George went on to become a test pilot for the Hughes Aircraft Company and author of various aviation books and articles. In his book, Cheating death, he wrote his time as a “Sandy’ rescue pilot at the Udorn and Nakhon Phanom bases, among which his time with his personal aircraft. In total he completed 188 combat missions with over 600 combat hours and was awarded the Distinguished Flying Cross with two Oak Leaf Clusters and the Air Medal with eight Oak Leaf Clusters. He was also awarded the Air Force Commendation Medal for several flight tests with experimental aircraft at Edwards AFB.

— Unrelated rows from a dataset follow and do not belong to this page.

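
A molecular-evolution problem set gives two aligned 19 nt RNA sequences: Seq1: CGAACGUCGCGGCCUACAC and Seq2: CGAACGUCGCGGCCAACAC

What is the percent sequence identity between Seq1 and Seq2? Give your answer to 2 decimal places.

94.74%

Differing sites — 15:U/A.
18 of the 19 sites match, so the percent identity is 18/19 × 100 = 94.74%.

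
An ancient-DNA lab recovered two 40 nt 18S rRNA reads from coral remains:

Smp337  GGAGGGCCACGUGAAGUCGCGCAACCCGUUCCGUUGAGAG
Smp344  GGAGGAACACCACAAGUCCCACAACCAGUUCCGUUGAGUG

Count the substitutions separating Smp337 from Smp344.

Differing sites — 6:G/A; 7:C/A; 11:G/C; 12:U/A; 13:G/C; 19:G/C; 21:G/A; 27:C/A; 39:A/U.
That gives 9 mismatches out of 40 aligned sites, so the Hamming distance is 9.

9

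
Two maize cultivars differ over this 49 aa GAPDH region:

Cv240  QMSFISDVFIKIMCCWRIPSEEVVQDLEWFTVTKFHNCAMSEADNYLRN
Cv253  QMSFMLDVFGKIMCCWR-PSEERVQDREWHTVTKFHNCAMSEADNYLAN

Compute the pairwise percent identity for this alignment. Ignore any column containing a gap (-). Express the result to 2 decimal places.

85.42%

Excluding the 1 gap column leaves 48 comparable sites.
Differing sites — 5:I/M; 6:S/L; 10:I/G; 23:V/R; 27:L/R; 30:F/H; 48:R/A.
41 of the 48 comparable sites match, so the percent identity is 41/48 × 100 = 85.42%.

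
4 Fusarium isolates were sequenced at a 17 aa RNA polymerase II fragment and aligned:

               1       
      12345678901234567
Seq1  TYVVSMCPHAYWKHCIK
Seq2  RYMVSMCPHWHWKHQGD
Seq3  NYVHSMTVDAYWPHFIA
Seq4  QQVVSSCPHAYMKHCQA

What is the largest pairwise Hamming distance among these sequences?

12

Pairwise Hamming distances:
  Seq1 vs Seq2: 7
  Seq1 vs Seq3: 8
  Seq1 vs Seq4: 6
  Seq2 vs Seq3: 12
  Seq2 vs Seq4: 10
  Seq3 vs Seq4: 11
The largest is 12, between Seq2 and Seq3.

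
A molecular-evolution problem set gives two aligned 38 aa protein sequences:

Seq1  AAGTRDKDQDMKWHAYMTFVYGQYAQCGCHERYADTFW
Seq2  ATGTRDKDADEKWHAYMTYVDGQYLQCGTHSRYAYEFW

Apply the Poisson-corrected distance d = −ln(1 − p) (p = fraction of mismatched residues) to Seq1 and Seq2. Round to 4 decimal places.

Differing sites — 2:A/T; 9:Q/A; 11:M/E; 19:F/Y; 21:Y/D; 25:A/L; 29:C/T; 31:E/S; 35:D/Y; 36:T/E.
p = 10/38 = 0.263158.
d = −ln(1 − 0.263158) = −ln(0.736842) = 0.3054.

0.3054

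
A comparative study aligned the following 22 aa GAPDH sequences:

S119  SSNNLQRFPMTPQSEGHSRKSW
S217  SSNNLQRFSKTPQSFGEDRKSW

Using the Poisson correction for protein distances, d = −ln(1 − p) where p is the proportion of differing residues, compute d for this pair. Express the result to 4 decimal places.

The sequences differ at positions 9 (P/S), 10 (M/K), 15 (E/F), 17 (H/E), 18 (S/D).
p = 5/22 = 0.227273.
d = −ln(1 − 0.227273) = −ln(0.772727) = 0.2578.

0.2578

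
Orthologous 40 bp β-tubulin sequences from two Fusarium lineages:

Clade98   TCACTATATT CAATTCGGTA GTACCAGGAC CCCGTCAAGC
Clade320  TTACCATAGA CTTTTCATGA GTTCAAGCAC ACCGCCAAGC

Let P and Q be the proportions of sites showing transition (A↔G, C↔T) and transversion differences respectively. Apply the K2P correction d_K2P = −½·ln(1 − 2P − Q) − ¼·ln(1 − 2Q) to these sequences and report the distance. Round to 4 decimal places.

0.4722

Mismatches occur at site 2 (C/T, transition), site 5 (T/C, transition), site 9 (T/G, transversion), site 10 (T/A, transversion), site 12 (A/T, transversion), site 13 (A/T, transversion), site 17 (G/A, transition), site 18 (G/T, transversion), site 19 (T/G, transversion), site 23 (A/T, transversion), site 25 (C/A, transversion), site 28 (G/C, transversion), site 31 (C/A, transversion), site 35 (T/C, transition).
Of the 14 differences, 4 transitions and 10 transversions over 40 sites: P = 4/40 = 0.100000, Q = 10/40 = 0.250000.
d = −0.5·ln(0.550000) − 0.25·ln(0.500000) = −0.5·(-0.597837) − 0.25·(-0.693147) = 0.4722.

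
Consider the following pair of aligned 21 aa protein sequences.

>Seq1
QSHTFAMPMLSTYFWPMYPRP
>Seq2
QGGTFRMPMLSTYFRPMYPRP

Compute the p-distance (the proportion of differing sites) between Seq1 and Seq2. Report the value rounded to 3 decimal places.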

Over the decades, Joe and George had lost touch with each other. But 41 years after leaving Vietnam, they had found each other again via the internet and met for a flight in George’s 1945 Stinson L-5E Sentinel nicknamed, you guessed it, “Sock-it-to-Em.”
The A-1J Skyraider with the USAF and Vietnam War
The A-1 is an American Aviation Icon. Missing the action in World War II by just a few months the piston-powered, propeller-driven single-seat attack plane saw service smack in the middle of the jet age. It was one of the few aircraft that saw service during both the lukewarm episodes of the Cold War conflict, the Korean and Vietnam war. When the latter war began, the A-1 Skyraider was still used as a main assest within many carrier air wings. During the war two North Vietnamese MiG-17 were shot down by US Navy A-1’s. The second kill, performed on the 9 October 1966 by LTJG William T. Patton of VA-176, was the first gun kill of the Vietnam War. As the Skyraiders were released from U.S. Navy service, the aircraft were introduced into the Republic of Vietnam Air Force (RVNAF) and U.S. Air Force Special Operations Command for search and rescue air cover. While proving it’s ruggedness throughout the war, the USAF lost 201 aircraft to all causes, with Navy suffering 65 lost. Of these, five were shot down by SAM’s and three in air-to-air combat (two scored by MiG-17’s). After November 1972, all remaining Skyraiders in U.S. service within Southeast Asia were transferred to the RVNAF.